Douglas Fir with dead top leader

Douglas Fir with dead top leader

Then we come to another White Pine behind the garage. This one is looking really nice. Truth in advertising compells me to mention that it also sits within spitting distance of the septic field so that could explain it’s vigorous growth.

White Pine (Pinus strobus)

White Pine (Pinus strobus)

Then we have another Douglas Fir near the woods in some of the best soil on the property and it too was defoliated at the top by bagworms. The remainder still continues to grow but it looks pretty strange.

Douglas Fir with dead top-leader

Douglas Fir with dead top-leader

Next come two more White Pines next to the former Black Walnut site (and that’s another story to come). Each is growing fine but one needed to be limbed up to get rid of some vines. And then finally there is this year’s Douglas Fir newly planted at the bottom of the second pasture.

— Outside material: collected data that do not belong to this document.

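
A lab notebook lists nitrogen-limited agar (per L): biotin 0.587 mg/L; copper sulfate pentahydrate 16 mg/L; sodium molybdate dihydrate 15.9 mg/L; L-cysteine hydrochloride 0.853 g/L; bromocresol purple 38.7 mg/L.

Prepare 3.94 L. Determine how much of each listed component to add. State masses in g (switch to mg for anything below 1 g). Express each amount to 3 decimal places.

biotin 2.313 mg; copper sulfate pentahydrate 63.040 mg; sodium molybdate dihydrate 62.646 mg; L-cysteine hydrochloride 3.361 g; bromocresol purple 152.478 mg

Working volume: 3.94 L.
biotin: 0.587 mg/L × 3.94 L = 2.313 mg
copper sulfate pentahydrate: 16 mg/L × 3.94 L = 63.040 mg
sodium molybdate dihydrate: 15.9 mg/L × 3.94 L = 62.646 mg
L-cysteine hydrochloride: 0.853 g/L × 3.94 L = 3.361 g
bromocresol purple: 38.7 mg/L × 3.94 L = 152.478 mg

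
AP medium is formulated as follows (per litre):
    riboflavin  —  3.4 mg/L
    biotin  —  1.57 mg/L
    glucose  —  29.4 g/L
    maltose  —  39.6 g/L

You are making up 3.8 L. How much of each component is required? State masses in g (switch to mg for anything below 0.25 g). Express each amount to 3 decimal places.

Scale factor relative to 1 L: 3.8.
riboflavin: 3.4 mg/L × 3.8 L = 12.920 mg
biotin: 1.57 mg/L × 3.8 L = 5.966 mg
glucose: 29.4 g/L × 3.8 L = 111.720 g
maltose: 39.6 g/L × 3.8 L = 150.480 g

riboflavin 12.920 mg; biotin 5.966 mg; glucose 111.720 g; maltose 150.480 g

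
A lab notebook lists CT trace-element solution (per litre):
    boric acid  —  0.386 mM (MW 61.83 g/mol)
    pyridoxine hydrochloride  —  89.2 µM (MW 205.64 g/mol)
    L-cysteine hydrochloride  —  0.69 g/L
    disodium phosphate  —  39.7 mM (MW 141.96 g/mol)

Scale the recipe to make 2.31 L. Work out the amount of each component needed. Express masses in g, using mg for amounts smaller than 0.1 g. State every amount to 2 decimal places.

Scale factor relative to 1 L: 2.31.
boric acid: 0.386 mmol/L × 61.83 mg/mmol × 2.31 L = 55.13 mg
pyridoxine hydrochloride: 89.2 µmol/L × 205.64 g/mol × 2.31 L ÷ 1000 = 42.37 mg
L-cysteine hydrochloride: 0.69 g/L × 2.31 L = 1.59 g
disodium phosphate: 39.7 mmol/L × 141.96 g/mol × 2.31 L ÷ 1000 = 13.02 g

boric acid 55.13 mg; pyridoxine hydrochloride 42.37 mg; L-cysteine hydrochloride 1.59 g; disodium phosphate 13.02 g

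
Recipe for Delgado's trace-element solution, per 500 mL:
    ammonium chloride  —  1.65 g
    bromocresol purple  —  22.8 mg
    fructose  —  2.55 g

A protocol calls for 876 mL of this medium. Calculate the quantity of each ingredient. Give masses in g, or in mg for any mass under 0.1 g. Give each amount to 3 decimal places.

ammonium chloride 2.891 g; bromocresol purple 39.946 mg; fructose 4.468 g

Scale factor = 876 mL / 500 mL = 1.752.
ammonium chloride: 1.65 g × (876 mL / 500 mL) = 2.891 g
bromocresol purple: 22.8 mg × (876 mL / 500 mL) = 39.946 mg
fructose: 2.55 g × (876 mL / 500 mL) = 4.468 g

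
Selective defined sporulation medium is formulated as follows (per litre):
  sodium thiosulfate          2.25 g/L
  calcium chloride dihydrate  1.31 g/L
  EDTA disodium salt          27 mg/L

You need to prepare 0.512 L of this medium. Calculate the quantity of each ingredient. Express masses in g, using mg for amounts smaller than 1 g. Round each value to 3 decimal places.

Working volume: 0.512 L.
sodium thiosulfate: 2.25 g/L × 0.512 L = 1.152 g
calcium chloride dihydrate: 1.31 g/L × 0.512 L = 0.67072 g = 670.720 mg
EDTA disodium salt: 27 mg/L × 0.512 L = 13.824 mg

sodium thiosulfate 1.152 g; calcium chloride dihydrate 670.720 mg; EDTA disodium salt 13.824 mg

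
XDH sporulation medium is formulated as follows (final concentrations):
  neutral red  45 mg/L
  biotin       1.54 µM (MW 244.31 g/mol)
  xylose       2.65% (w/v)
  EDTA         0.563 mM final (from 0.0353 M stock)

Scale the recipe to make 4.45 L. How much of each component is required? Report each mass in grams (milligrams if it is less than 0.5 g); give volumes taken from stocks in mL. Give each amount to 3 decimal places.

Working volume: 4.45 L.
neutral red: 45 mg/L × 4.45 L = 200.250 mg
biotin: 1.54 µmol/L × 244.31 g/mol × 4.45 L ÷ 1000 = 1.674 mg
xylose: 2.65 g per 100 mL × 4450 mL ÷ 100 = 117.925 g
EDTA: C1V1 = C2V2 → 0.563 mM × 4450 mL ÷ 35.3 mM = 70.973 mL

neutral red 200.250 mg; biotin 1.674 mg; xylose 117.925 g; EDTA 70.973 mL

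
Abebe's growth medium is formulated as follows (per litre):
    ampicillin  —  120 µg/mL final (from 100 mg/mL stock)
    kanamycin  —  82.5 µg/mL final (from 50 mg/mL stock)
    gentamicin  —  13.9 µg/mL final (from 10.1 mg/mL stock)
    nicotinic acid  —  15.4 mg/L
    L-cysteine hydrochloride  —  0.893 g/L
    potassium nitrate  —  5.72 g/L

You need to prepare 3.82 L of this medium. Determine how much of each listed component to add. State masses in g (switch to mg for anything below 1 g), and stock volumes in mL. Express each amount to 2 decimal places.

Working volume: 3.82 L.
ampicillin: C1V1 = C2V2 → 120 µg/mL × 3820 mL ÷ 100000 µg/mL = 4.58 mL
kanamycin: V = C2·V2/C1 = 82.5 µg/mL × 3820 mL ÷ 50000 µg/mL = 6.30 mL
gentamicin: V = C2·V2/C1 = 13.9 µg/mL × 3820 mL ÷ 10100 µg/mL = 5.26 mL
nicotinic acid: 15.4 mg/L × 3.82 L = 58.83 mg
L-cysteine hydrochloride: 0.893 g/L × 3.82 L = 3.41 g
potassium nitrate: 5.72 g/L × 3.82 L = 21.85 g

ampicillin 4.58 mL; kanamycin 6.30 mL; gentamicin 5.26 mL; nicotinic acid 58.83 mg; L-cysteine hydrochloride 3.41 g; potassium nitrate 21.85 g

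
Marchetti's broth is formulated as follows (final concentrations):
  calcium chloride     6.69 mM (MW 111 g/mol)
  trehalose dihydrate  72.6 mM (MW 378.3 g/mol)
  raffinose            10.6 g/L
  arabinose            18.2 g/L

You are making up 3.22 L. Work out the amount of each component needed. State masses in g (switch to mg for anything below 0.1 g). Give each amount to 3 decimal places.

Working volume: 3.22 L.
calcium chloride: 6.69 mmol/L × 111 g/mol × 3.22 L ÷ 1000 = 2.391 g
trehalose dihydrate: 72.6 mmol/L × 378.3 g/mol × 3.22 L ÷ 1000 = 88.436 g
raffinose: 10.6 g/L × 3.22 L = 34.132 g
arabinose: 18.2 g/L × 3.22 L = 58.604 g

calcium chloride 2.391 g; trehalose dihydrate 88.436 g; raffinose 34.132 g; arabinose 58.604 g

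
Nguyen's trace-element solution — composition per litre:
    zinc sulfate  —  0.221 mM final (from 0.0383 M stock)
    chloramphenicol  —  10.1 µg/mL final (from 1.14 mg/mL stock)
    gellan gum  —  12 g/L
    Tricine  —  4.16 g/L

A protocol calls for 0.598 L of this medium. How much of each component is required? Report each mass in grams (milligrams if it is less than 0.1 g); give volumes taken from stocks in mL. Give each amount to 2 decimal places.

Scale factor relative to 1 L: 0.598.
zinc sulfate: V = C2·V2/C1 = 0.221 mM × 598 mL ÷ 38.3 mM = 3.45 mL
chloramphenicol: V = C2·V2/C1 = 10.1 µg/mL × 598 mL ÷ 1140 µg/mL = 5.30 mL
gellan gum: 12 g/L × 0.598 L = 7.18 g
Tricine: 4.16 g/L × 0.598 L = 2.49 g

zinc sulfate 3.45 mL; chloramphenicol 5.30 mL; gellan gum 7.18 g; Tricine 2.49 g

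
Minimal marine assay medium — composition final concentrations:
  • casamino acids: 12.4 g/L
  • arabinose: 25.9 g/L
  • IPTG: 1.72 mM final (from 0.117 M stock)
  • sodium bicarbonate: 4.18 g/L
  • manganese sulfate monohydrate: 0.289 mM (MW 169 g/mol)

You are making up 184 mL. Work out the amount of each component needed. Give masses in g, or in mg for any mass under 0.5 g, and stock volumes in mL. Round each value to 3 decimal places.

Working volume: 184 mL = 0.184 L.
casamino acids: 12.4 g/L × 0.184 L = 2.282 g
arabinose: 25.9 g/L × 0.184 L = 4.766 g
IPTG: C1V1 = C2V2 → 1.72 mM × 184 mL ÷ 117 mM = 2.705 mL
sodium bicarbonate: 4.18 g/L × 0.184 L = 0.769 g
manganese sulfate monohydrate: 0.289 mmol/L × 169 mg/mmol × 0.184 L = 8.987 mg

casamino acids 2.282 g; arabinose 4.766 g; IPTG 2.705 mL; sodium bicarbonate 0.769 g; manganese sulfate monohydrate 8.987 mg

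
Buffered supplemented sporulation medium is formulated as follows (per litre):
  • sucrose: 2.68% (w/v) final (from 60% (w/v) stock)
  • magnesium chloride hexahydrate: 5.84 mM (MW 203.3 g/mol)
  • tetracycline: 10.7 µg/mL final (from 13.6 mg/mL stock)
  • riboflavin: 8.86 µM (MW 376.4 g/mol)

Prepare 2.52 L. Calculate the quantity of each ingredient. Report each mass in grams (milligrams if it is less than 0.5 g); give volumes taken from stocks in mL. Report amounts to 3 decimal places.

Working volume: 2.52 L.
sucrose: C1V1 = C2V2 → 2.68% ÷ 60% × 2520 mL = 112.560 mL
magnesium chloride hexahydrate: 5.84 mmol/L × 203.3 g/mol × 2.52 L ÷ 1000 = 2.992 g
tetracycline: C1V1 = C2V2 → 10.7 µg/mL × 2520 mL ÷ 13600 µg/mL = 1.983 mL
riboflavin: 8.86 µmol/L × 376.4 g/mol × 2.52 L ÷ 1000 = 8.404 mg

sucrose 112.560 mL; magnesium chloride hexahydrate 2.992 g; tetracycline 1.983 mL; riboflavin 8.404 mg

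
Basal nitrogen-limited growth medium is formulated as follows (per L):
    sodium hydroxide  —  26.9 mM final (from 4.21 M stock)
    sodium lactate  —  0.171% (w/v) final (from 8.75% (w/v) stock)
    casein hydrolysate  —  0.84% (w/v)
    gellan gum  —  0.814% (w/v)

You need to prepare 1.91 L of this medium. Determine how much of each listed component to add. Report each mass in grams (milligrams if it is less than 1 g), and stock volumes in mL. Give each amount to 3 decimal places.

sodium hydroxide 12.204 mL; sodium lactate 37.327 mL; casein hydrolysate 16.044 g; gellan gum 15.547 g

Working volume: 1.91 L.
sodium hydroxide: V = C2·V2/C1 = 26.9 mM × 1910 mL ÷ 4210 mM = 12.204 mL
sodium lactate: V = C2·V2/C1 = 0.171% ÷ 8.75% × 1910 mL = 37.327 mL
casein hydrolysate: 0.84% w/v = 8.4 g/L → 8.4 × 1.91 L = 16.044 g
gellan gum: 0.814 g per 100 mL × 1910 mL ÷ 100 = 15.547 g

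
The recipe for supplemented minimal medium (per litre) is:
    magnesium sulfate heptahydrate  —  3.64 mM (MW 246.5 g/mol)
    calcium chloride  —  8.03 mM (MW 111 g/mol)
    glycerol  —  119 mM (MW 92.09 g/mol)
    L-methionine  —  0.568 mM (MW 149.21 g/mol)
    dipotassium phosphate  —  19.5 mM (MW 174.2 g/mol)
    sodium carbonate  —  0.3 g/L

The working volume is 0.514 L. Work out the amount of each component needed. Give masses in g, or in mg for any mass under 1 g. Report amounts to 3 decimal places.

Scale factor relative to 1 L: 0.514.
magnesium sulfate heptahydrate: 3.64 mmol/L × 246.5 mg/mmol × 0.514 L = 461.192 mg
calcium chloride: 8.03 mmol/L × 111 mg/mmol × 0.514 L = 458.144 mg
glycerol: 119 mmol/L × 92.09 g/mol × 0.514 L ÷ 1000 = 5.633 g
L-methionine: 0.568 mmol/L × 149.21 mg/mmol × 0.514 L = 43.562 mg
dipotassium phosphate: 19.5 mmol/L × 174.2 g/mol × 0.514 L ÷ 1000 = 1.746 g
sodium carbonate: 0.3 g/L × 0.514 L = 0.1542 g = 154.200 mg

magnesium sulfate heptahydrate 461.192 mg; calcium chloride 458.144 mg; glycerol 5.633 g; L-methionine 43.562 mg; dipotassium phosphate 1.746 g; sodium carbonate 154.200 mg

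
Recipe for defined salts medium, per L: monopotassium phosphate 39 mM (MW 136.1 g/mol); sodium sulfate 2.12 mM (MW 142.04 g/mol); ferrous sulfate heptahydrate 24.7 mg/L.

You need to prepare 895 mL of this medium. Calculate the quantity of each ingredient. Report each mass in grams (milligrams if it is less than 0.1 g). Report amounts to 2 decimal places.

Target volume = 895 mL = 0.895 L.
monopotassium phosphate: 39 mmol/L × 136.1 g/mol × 0.895 L ÷ 1000 = 4.75 g
sodium sulfate: 2.12 mmol/L × 142.04 g/mol × 0.895 L ÷ 1000 = 0.27 g
ferrous sulfate heptahydrate: 24.7 mg/L × 0.895 L = 22.11 mg

monopotassium phosphate 4.75 g; sodium sulfate 0.27 g; ferrous sulfate heptahydrate 22.11 mg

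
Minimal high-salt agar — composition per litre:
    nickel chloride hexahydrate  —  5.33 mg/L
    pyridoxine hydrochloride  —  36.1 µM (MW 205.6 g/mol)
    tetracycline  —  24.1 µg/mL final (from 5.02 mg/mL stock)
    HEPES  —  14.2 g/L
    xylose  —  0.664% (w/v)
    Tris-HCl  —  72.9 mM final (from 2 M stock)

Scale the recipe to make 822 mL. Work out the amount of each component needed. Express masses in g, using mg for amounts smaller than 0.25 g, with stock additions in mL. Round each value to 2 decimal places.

nickel chloride hexahydrate 4.38 mg; pyridoxine hydrochloride 6.10 mg; tetracycline 3.95 mL; HEPES 11.67 g; xylose 5.46 g; Tris-HCl 29.96 mL

Working volume: 822 mL = 0.822 L.
nickel chloride hexahydrate: 5.33 mg/L × 0.822 L = 4.38 mg
pyridoxine hydrochloride: 36.1 µmol/L × 205.6 g/mol × 0.822 L ÷ 1000 = 6.10 mg
tetracycline: dilute stock: 24.1 µg/mL × 822 mL ÷ 5020 µg/mL = 3.95 mL
HEPES: 14.2 g/L × 0.822 L = 11.67 g
xylose: 0.664 g per 100 mL × 822 mL ÷ 100 = 5.46 g
Tris-HCl: C1V1 = C2V2 → 72.9 mM × 822 mL ÷ 2000 mM = 29.96 mL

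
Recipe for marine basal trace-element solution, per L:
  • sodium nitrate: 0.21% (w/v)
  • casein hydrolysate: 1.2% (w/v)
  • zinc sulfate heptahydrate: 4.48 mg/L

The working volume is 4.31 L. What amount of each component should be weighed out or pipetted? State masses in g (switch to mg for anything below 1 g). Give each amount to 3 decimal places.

sodium nitrate 9.051 g; casein hydrolysate 51.720 g; zinc sulfate heptahydrate 19.309 mg

Working volume: 4.31 L.
sodium nitrate: 0.21 g per 100 mL × 4310 mL ÷ 100 = 9.051 g
casein hydrolysate: 1.2% w/v = 12 g/L → 12 × 4.31 L = 51.720 g
zinc sulfate heptahydrate: 4.48 mg/L × 4.31 L = 19.309 mg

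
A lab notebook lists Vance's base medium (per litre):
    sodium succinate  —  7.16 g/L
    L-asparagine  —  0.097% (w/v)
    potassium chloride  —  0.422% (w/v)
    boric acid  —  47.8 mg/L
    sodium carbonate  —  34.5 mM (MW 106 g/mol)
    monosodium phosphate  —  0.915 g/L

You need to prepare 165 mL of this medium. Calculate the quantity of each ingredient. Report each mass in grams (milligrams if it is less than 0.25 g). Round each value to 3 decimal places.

Working volume: 165 mL = 0.165 L.
sodium succinate: 7.16 g/L × 0.165 L = 1.181 g
L-asparagine: 0.097 g per 100 mL × 165 mL ÷ 100 = 0.16005 g = 160.050 mg
potassium chloride: 0.422 g per 100 mL × 165 mL ÷ 100 = 0.696 g
boric acid: 47.8 mg/L × 0.165 L = 7.887 mg
sodium carbonate: 34.5 mmol/L × 106 g/mol × 0.165 L ÷ 1000 = 0.603 g
monosodium phosphate: 0.915 g/L × 0.165 L = 0.150975 g = 150.975 mg

sodium succinate 1.181 g; L-asparagine 160.050 mg; potassium chloride 0.696 g; boric acid 7.887 mg; sodium carbonate 0.603 g; monosodium phosphate 150.975 mg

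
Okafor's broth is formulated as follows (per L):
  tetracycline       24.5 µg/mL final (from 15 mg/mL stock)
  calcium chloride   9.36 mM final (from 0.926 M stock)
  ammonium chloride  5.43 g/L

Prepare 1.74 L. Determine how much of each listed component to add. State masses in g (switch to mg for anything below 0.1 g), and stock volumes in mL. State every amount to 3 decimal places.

tetracycline 2.842 mL; calcium chloride 17.588 mL; ammonium chloride 9.448 g

Working volume: 1.74 L.
tetracycline: dilute stock: 24.5 µg/mL × 1740 mL ÷ 15000 µg/mL = 2.842 mL
calcium chloride: C1V1 = C2V2 → 9.36 mM × 1740 mL ÷ 926 mM = 17.588 mL
ammonium chloride: 5.43 g/L × 1.74 L = 9.448 g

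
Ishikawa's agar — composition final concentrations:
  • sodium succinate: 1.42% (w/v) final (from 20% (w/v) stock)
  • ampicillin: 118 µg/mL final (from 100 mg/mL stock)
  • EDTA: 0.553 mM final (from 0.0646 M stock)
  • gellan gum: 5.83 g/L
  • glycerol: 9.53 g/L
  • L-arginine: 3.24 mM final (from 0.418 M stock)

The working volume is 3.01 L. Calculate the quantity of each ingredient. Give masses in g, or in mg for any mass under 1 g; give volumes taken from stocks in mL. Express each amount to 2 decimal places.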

White Pine (Pinus strobus)

White Pine (Pinus strobus)

White Pine limbed up

White Pine headed up

 

Douglas Fir (Pseudotsuga menziesii) planted in 2008

Douglas Fir (Pseudotsuga menziesii) planted in 2008

5 comments on “Christmas Trees Redux

  1. Anna/Flowergardengirl

    Sad, but funny. Sorry about the twister that came through and tha is awful to take out such old trees. But it is funny to see all your Christmas trees in such a state.

    1. jw

      Well, I guess I have to look at it philosophically. When we moved here the owner had planted a forest of Scots Pine — nothing else just Scots Pine. They all died after about 25-30 years. They are just not long-lived in Maryland. But what succeeded the pines is a nice deciduous forest of oaks, ash and cherry. By the way your Agastache pictures are really nice! We like them too and plan to expand are groupings this year.

  2. josh

    I always forget about that Douglas Fir on the side! Kind of a classic Fir specialty-growth, I feel – fitting in where it can. Those White Pines really seem to blossom the best in the open environment – makes me wonder what the Firs and Spruces would look like if they grew as much as those early White Pines!
    nice journal of pics.

    1. jw

      Well, I mean to keep a much closer eye on this latest Douglas Fir. I think I would like to establish a little patch of specimen evergreens down in that corner of the pasture. There’s a twisted White Pine and two Redwoods lined out in the vegetable garden at the moment.